Cette indépendance des juges est également nécessaire pour protéger la Constitution et les droits des individus des effets de ces mauvaises humeurs que les arts de la conception des hommes, ou l’influence de conjonctures particulières, diffusent parfois parmi les peuples eux-mêmes, et qui, bien qu’elles fassent rapidement place à une meilleure information et à une réflexion plus délibérée, ont tendance, entre-temps, à provoquer des innovations dangereuses dans le gouvernement, et de graves oppressions du parti mineur dans la communauté.

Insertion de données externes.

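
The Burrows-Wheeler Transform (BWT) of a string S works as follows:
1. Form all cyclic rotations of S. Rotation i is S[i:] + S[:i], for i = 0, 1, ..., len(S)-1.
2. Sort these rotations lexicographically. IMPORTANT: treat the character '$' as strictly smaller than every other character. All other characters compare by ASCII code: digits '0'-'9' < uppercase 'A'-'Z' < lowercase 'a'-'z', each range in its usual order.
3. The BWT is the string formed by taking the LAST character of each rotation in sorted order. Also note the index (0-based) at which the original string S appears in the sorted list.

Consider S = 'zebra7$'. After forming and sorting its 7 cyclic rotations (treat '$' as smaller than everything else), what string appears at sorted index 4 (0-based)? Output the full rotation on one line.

Answer: ebra7$z

Derivation:
All 7 rotations (rotation i = S[i:]+S[:i]):
  rot[0] = zebra7$
  rot[1] = ebra7$z
  rot[2] = bra7$ze
  rot[3] = ra7$zeb
  rot[4] = a7$zebr
  rot[5] = 7$zebra
  rot[6] = $zebra7
Sorted (with $ < everything):
  sorted[0] = $zebra7
  sorted[1] = 7$zebra
  sorted[2] = a7$zebr
  sorted[3] = bra7$ze
  sorted[4] = ebra7$z
  sorted[5] = ra7$zeb
  sorted[6] = zebra7$
sorted[4] = ebra7$z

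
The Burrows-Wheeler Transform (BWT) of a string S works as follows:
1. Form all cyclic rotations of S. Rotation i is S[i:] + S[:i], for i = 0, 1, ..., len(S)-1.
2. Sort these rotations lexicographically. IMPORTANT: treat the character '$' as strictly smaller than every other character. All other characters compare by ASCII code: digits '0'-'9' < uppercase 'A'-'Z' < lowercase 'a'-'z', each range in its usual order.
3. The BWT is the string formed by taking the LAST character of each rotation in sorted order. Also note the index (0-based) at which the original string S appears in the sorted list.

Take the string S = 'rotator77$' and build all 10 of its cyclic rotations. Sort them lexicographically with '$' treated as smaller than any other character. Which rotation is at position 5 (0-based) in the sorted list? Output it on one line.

Answer: otator77$r

Derivation:
All 10 rotations (rotation i = S[i:]+S[:i]):
  rot[0] = rotator77$
  rot[1] = otator77$r
  rot[2] = tator77$ro
  rot[3] = ator77$rot
  rot[4] = tor77$rota
  rot[5] = or77$rotat
  rot[6] = r77$rotato
  rot[7] = 77$rotator
  rot[8] = 7$rotator7
  rot[9] = $rotator77
Sorted (with $ < everything):
  sorted[0] = $rotator77
  sorted[1] = 7$rotator7
  sorted[2] = 77$rotator
  sorted[3] = ator77$rot
  sorted[4] = or77$rotat
  sorted[5] = otator77$r
  sorted[6] = r77$rotato
  sorted[7] = rotator77$
  sorted[8] = tator77$ro
  sorted[9] = tor77$rota
sorted[5] = otator77$r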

Bien que j’aie confiance que les amis de la Constitution proposée ne seront jamais d’accord avec ses ennemis en remettant en question ce principe fondamental du gouvernement républicain qui admet le droit du peuple de modifier ou d’abolir la Constitution établie chaque fois qu’ils la trouvent incompatible avec leur bonheur; cependant, il ne faut pas déduire de ce principe que les représentants du peuple, chaque fois qu’il arrive une tendance momentanée à s’emparer d’une majorité de leurs électeurs incompatible avec les dispositions de la Constitution existante, seraient, à ce titre, justifiables d’une violation de ces dispositions; ou que les tribunaux seraient plus tenus de se rendre complices des infractions sous cette forme que lorsqu’ils avaient procédé entièrement à partir des cabales de l’organe représentatif. Tant que le peuple n’a pas, par un acte solennel et faisant autorité, annulé ou modifié la forme établie, elle s’impose à lui-même collectivement, ainsi qu’individuellement; et aucune présomption, ni même connaissance de ses sentiments, ne peut justifier que ses représentants s’en écartent avant un tel acte. Mais il est facile de voir qu’il faudrait une part de courage rare chez les juges pour accomplir leur devoir de gardiens fidèles de la Constitution, là où les invasions législatives de celle-ci avaient été provoquées par la voix majeure de la communauté.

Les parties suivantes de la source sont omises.